Because risk of overdose death is 129 times higher among those just released from prison than among the general population, ensuring that people stay on their meds when they’re released is essential. In Rhode Island, a program to provide all three addiction medications in the state’s prisons and jails reduced overdose deaths among the recently incarcerated by more than 60% in two years.
The Bureau of Prisons is a massive bureaucracy that takes time to change direction. It runs about 200 facilities in 36 states, plus more than 150 halfway houses where tens of thousands of people are released each year to spend the last months of their sentences. Only 19 of the contractors who provide drug treatment services to people in halfway houses and on home confinement have staff qualified to provide an injection like Vivitrol and contracts that allow them to do so, according to the Government Accountability Office. The remaining contractors are not required to provide MAT, so unless the provider is willing to renegotiate existing contracts, the bureau has to wait, sometimes years, until it’s time to renew those contracts.
More than 100,000 people are also under supervision after release from prison, watched by probation officers all over the country. “We can do everything right, and it would still be pointless and counterproductive if U.S. Probation doesn’t do what they need to do,” says William Bickart, who retired in 2020 after 30 years as a psychologist at the BOP. “We could get the drugs on board with these guys right up until the last day of confinement, but when they go over to U.S. probation, and if probation doesn’t carry it forward, it doesn’t work.”
The First Step Act made similar demands on the Administrative Office of the United States Courts, which runs the federal probation program, as it did on the federal prison system. MAT is provided “relatively infrequently” to those on federal probation, the director of the office told Congress in his report.

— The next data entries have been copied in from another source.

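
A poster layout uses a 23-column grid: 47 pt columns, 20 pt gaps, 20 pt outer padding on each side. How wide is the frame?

1561 pt

Total width: 2·20 + 23·47 + 22·20 = 1561 pt.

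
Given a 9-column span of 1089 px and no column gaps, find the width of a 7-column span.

With no column gaps, each column is 1089/9 = 121 px.
7-column span = 7·121 = 847 px.

847 px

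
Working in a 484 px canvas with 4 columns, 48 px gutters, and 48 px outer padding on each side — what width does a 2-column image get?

170 px

Subtract both margins: 484 − 2·48 = 388 px.
4c + 3·48 = 388 → 4c = 244 → c = 61 px.
2-column span = 2·61 + 1·48 = 170 px.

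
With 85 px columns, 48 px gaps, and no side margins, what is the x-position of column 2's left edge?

133 px

No margin, so column 2 starts at 1·(column + gutter) = 1·133 = 133 px.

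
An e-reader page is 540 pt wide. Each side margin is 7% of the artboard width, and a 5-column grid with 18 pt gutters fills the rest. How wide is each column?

78.48 pt

Each margin = 7% of 540 = 37.8 pt; content = 540 − 2·37.8 = 464.4 pt.
5 columns + 4 gutters: 5c + 4·18 = 464.4.
5c = 464.4 − 72 = 392.4, so c = 78.48 pt.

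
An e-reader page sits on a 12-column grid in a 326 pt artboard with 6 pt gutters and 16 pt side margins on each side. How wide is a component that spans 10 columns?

Take off 32 pt of margins, leaving 294 pt.
294 − 11·6 = 228; ÷12 gives c = 19 pt.
10-column span = 10·19 + 9·6 = 244 pt.

244 pt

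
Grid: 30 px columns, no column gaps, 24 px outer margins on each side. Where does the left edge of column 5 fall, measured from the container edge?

Before column 5: the margin + 4 columns + 4 column gaps.
Offset = 24 + 4·(30 + 0) = 24 + 120 = 144 px.

144 px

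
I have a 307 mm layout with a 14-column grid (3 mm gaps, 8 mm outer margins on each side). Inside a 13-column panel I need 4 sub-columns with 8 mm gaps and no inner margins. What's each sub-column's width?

61.5 mm

Take off 16 mm of margins, leaving 291 mm.
14 columns + 13 gaps: 14c + 13·3 = 291.
14c = 291 − 39 = 252, so c = 18 mm.
13-column span = 13·18 + 12·3 = 270 mm.
4 columns + 3 gaps: 4d + 3·8 = 270.
4d = 270 − 24 = 246, so d = 61.5 mm.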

The BOP allocated more than $70 million over the last two years to implement its MAT program, including about $37 million Congress provided to implement the Act, according to the GAO.
An internal BOP memo published in November and obtained by The Marshall Project lays out some early general guidance for medical staff implementing the MAT program. It says that people arriving in prison on already-established treatment plans are now allowed to stay on their medication. Those who want to begin medication once they’re already locked up can go through a process to determine whether they’re eligible, the memo says, though it provides few details about what eligibility looks like beyond a diagnosis of opioid use disorder and a medical screening.
Botticelli, the former drug czar, says blaming the size and complexity of these policy changes at the Bureau of Prisons is a red herring. “The data are unbelievably compelling in terms of the people who are overdosing and dying when they’re leaving jails and prisons, which requires a level of urgency,” he said. “If this were not addiction treatment, would we buy the argument that it’s just a big bureaucracy?”
Many state correctional systems—from the smallest (Delaware, Rhode Island) to the second-largest (California) have implemented MAT programs, treating people held in all or most of their facilities with all three FDA-approved medications.
The internal BOP memo acknowledges that the program is “a cultural shift for the agency at large” and won’t work unless it has full support from all employees.
There are so many moving parts that to get them all in alignment takes a champion at the very top, says Bickart, the former BOP psychologist. “To a large extent, the people at the highest level of the bureau don’t even know these obstacles. This is where we’re stuck. People at the top don’t have the bandwidth for details. When you work for the bureaucracy, you’ve got to try to get their attention.”
This article was published in partnership with The Marshall Project, a nonprofit news organization covering the U.S. criminal justice system, and USA Today. It is reprinted here with permission.